A number of recent announcements have followed that promise to improve the Scientific Research and Experimental Development (SR&ED) tax incentive. Many Canadians are not aware this program distributes over $4 billion in tax credits annually to more than 18,000 Canadian businesses.
Tax credits delivered in a timely and consistent manner help make products and processes more innovative, yet the program has been criticized for inconsistent claims approvals and delays in delivering credits.
An in-depth review commissioned by the National Revenue ministry delved into these issues and the Canada Revenue Agency (CRA) has been actively working to strengthen the program’s administration. For example, to ensure policies and procedures are aligned with current business practices and consistently applied across the country, the CRA is clarifying and consolidating policies, improving claim processes and forms, enhancing communications, reviewing appeal procedures and augmenting auditor training.
This process continues, but a number of improvements are now in place that may help manufacturers wishing to take advantage of the program.
The CRA is addressing consistency concerns with a new Claim Review Manual that streamlines audit procedures. Since the claim review process is highly subjective, it’s hoped this tool will contribute to more consistent reviews and approvals. The manual sets out comprehensive procedures for the CRA to explain the program’s requirements, processes and decisions. It also describes procedures CRA auditors can use to inform claimants of other potential SR&ED claims not included in the original submission and to provide an opportunity to resubmit within the filing deadline.

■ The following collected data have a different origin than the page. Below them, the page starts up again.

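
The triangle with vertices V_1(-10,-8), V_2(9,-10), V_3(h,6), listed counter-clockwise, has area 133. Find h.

The doubled signed area Σ (x_i y_{i+1} − x_{i+1} y_i) is linear in h.
With h=0 it equals 286; the coefficient of h is 2 (from the two edges through V_3).
So 2·h + 286 = 2·133 = 266 ⇒ h = -10.

-10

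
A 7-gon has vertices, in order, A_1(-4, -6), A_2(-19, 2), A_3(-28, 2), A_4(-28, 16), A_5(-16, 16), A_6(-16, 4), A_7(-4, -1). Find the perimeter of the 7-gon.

|A_1A_2| = √((-15)² + (8)²) = √289 = 17
|A_2A_3| = √((-9)² + (0)²) = √81 = 9
|A_3A_4| = √((0)² + (14)²) = √196 = 14
|A_4A_5| = √((12)² + (0)²) = √144 = 12
|A_5A_6| = √((0)² + (-12)²) = √144 = 12
|A_6A_7| = √((12)² + (-5)²) = √169 = 13
|A_7A_1| = √((0)² + (-5)²) = √25 = 5
Perimeter = 17 + 9 + 14 + 12 + 12 + 13 + 5 = 82.

82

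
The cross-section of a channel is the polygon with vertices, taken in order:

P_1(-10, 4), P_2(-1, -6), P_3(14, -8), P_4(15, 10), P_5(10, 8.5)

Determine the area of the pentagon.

Apply the shoelace (surveyor's) formula: 2A = Σ (x_i·y_{i+1} − x_{i+1}·y_i), indices taken mod 5.
Σ = (64) + (92) + (260) + (27.5) + (125) = 568.5
Area = |Σ|/2 = 284.25.

284.25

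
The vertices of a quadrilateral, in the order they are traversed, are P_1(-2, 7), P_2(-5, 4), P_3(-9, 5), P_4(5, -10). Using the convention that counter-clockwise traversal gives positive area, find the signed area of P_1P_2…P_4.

59

Apply Gauss's area formula: 2A = Σ (x_i·y_{i+1} − x_{i+1}·y_i), indices taken mod 4.
P_1→P_2: (-2)(4) − (-5)(7) = 27
P_2→P_3: (-5)(5) − (-9)(4) = 11
P_3→P_4: (-9)(-10) − (5)(5) = 65
P_4→P_1: (5)(7) − (-2)(-10) = 15
Σ = 118
Signed area = Σ/2 = 59 (positive ⇒ counter-clockwise traversal).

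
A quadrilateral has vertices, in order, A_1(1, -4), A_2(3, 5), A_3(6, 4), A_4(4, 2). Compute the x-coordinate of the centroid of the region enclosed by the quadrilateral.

Apply Gauss's area formula. First the cross-terms c_i = x_i·y_{i+1} − x_{i+1}·y_i:
  17, -18, -4, -18  ⇒  2A = -23, A = -11.5.
Then Σ (x_i + x_{i+1})·c_i = -224, so x̄ = -224 / (6·(-11.5)) = 224/69.

224/69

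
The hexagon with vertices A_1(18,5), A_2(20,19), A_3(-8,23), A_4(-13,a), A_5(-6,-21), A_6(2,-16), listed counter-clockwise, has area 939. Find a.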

The manual includes sections on planning and preparing for a review, conducting on-site meetings and communicating, reporting and finalizing results. There are also sections describing how to work with claimants and their representatives, there’s a taxpayer bill of rights and descriptions of the mutual expectations of claimants and CRA advisors who evaluate the eligibility of the work. A condensed version of this manual is available at www.cra-arc.gc.ca. To promote the timely resolution of claims, the CRA will begin in July to report the time required to review an SR&ED claim from start to finish.